Não sei qual foi a resposta da plateia. Mas, como tivemos a oportunidade de ver agora, constatamos que os dirigentes
1) Ficaram sabendo porque ele, Jan Karski, viu e contou;
2) Porque ele, Jan Karski, se infiltrou no Gueto de Varsóvia e em um campo de concentração nazista, testemunhou sua rotina e viajou clandestinamente para a Inglaterra e os EUA, onde denunciou, pessoalmente e por escrito, as atrocidades;
3) E que os países ocidentais contemporizaram e não detiveram a tragédia e o genocídio judeu.
Jan Karski encerrou a conferência histórica com um depoimento pessoal. Transcrevo.
"Quando a guerra chegou ao fim, entendi que nem os governos, nem os líderes, nem os intelectuais, nem os escritores sabiam o que tinha acontecido com os judeus. Eles se mostraram surpresos. O assassinato de 6 milhões de seres inocentes era um segredo", disse.
"Nesse dia, me tornei judeu, como a família de minha mulher, presente aqui nesta sala.

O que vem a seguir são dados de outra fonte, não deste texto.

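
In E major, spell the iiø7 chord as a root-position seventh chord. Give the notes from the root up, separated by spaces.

F# A C E

The root, F#, is scale degree 2 — the same note in E major and E minor; only the chord quality changes. Stacking thirds in E minor on F# gives F#–A–C–E.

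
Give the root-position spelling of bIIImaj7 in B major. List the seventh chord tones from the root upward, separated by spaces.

D F# A C#

Scale degree 3 in B major is D#. bIIImaj7 uses the lowered form, D, taken from B minor. Stacking thirds in B minor on D gives D–F#–A–C#.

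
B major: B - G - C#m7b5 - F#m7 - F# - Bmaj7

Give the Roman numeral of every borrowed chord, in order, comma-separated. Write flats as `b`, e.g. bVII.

B major has the diatonic set B, C#m, D#m, E, F#, G#m, A#dim. B, F# and Bmaj7 are all diatonic. G (G–B–D) is not: scale degree 6 in B major carries G#m (vi). In B minor the chord on that degree is G, so here it functions as bVI, borrowed from the parallel minor. C#m7b5 (C#–E–G–B) doesn't fit — on degree 2 B major would have C#m (ii). C#m7b5 is the degree-2 chord of B minor, so it is the borrowed iiø7. F#m7 (F#–A–C#–E) doesn't fit — on degree 5 B major would have F# (V). F#m7 is the degree-5 chord of B minor, so it is the borrowed v7.

bVI, iiø7, v7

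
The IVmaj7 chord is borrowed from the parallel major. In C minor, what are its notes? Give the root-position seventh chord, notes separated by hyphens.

F-A-C-E

IVmaj7 is built on scale degree 4, which is F in both C minor and its parallel. Building the major-seventh chord from the parallel major on F: F–A–C–E.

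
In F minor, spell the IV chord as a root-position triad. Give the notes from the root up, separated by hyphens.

The root, Bb, is scale degree 4 — the same note in F minor and F major; only the chord quality changes. Stacking thirds in F major on Bb gives Bb–D–F.

Bb-D-F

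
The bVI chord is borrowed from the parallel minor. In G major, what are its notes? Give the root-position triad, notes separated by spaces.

The root of bVI is the lowered 6th degree: E becomes Eb. In G minor the chord on Eb is Eb–G–Bb.

Eb G Bb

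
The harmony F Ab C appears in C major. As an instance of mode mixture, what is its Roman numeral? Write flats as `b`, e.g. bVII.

iv

The root F is the diatonic 4th degree of C major; the borrowing shows in the chord quality. The diatonic chord on degree 4 would be F (IV), but F–Ab–C is the minor chord from C minor. As a borrowed chord it is labeled iv.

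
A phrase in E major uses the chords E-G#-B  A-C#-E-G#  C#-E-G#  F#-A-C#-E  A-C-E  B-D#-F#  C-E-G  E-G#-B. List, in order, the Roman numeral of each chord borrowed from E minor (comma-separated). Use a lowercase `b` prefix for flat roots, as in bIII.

iv, bVI

The diatonic triads in E major are E, F#m, G#m, A, B, C#m, D#dim. E–G#–B = E, A–C#–E–G# = Amaj7, C#–E–G# = C#m, F#–A–C#–E = F#m7 and B–D#–F# = B are all diatonic. But A–C–E is foreign: the diatonic IV on degree 4 is A, whereas Am comes from E minor. It is labeled iv. C–E–G doesn't fit — on degree 6 E major would have C#m (vi). C is the degree-6 chord of E minor, so it is the borrowed bVI.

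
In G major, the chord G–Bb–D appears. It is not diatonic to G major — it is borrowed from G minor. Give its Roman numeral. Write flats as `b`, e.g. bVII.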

Sou um judeu cristão. Um católico praticante. E, embora não seja um herege, acredito que a humanidade cometeu um segundo pecado original: cumprindo ordens, por negligência, por ignorância auto-imposta ou por insensibilidade, por egoísmo ou por hipocrisia ou, ainda, por frieza calculista."
"Este pecado assombrará a humanidade até o fim do mundo. Esse pecado me assombra", confessou, antes de concluir: "E quero que seja assim."
Se você ainda não o conhecia, nem nunca ouviu falar, agora já sabe. Este foi Jan Karski.
Editora Objetiva, 439 páginas (1a edição) 2015 | Tradução Eliana Aguiar | Copyright 2010
Título original: "Mon témoignage devant le monde: Souvenirs 1939-1943"
Obs.: Por mais extenso que eu tenha sido nas minhas referências ao livro, não se contente com o que você leu aqui. Leia o livro. No fim o Editor traz centenas de notas revelando o que Karski não pôde dizer à época e atualiza também muitas das informações. Jan, nascido em 1914, faleceu no ano 2000.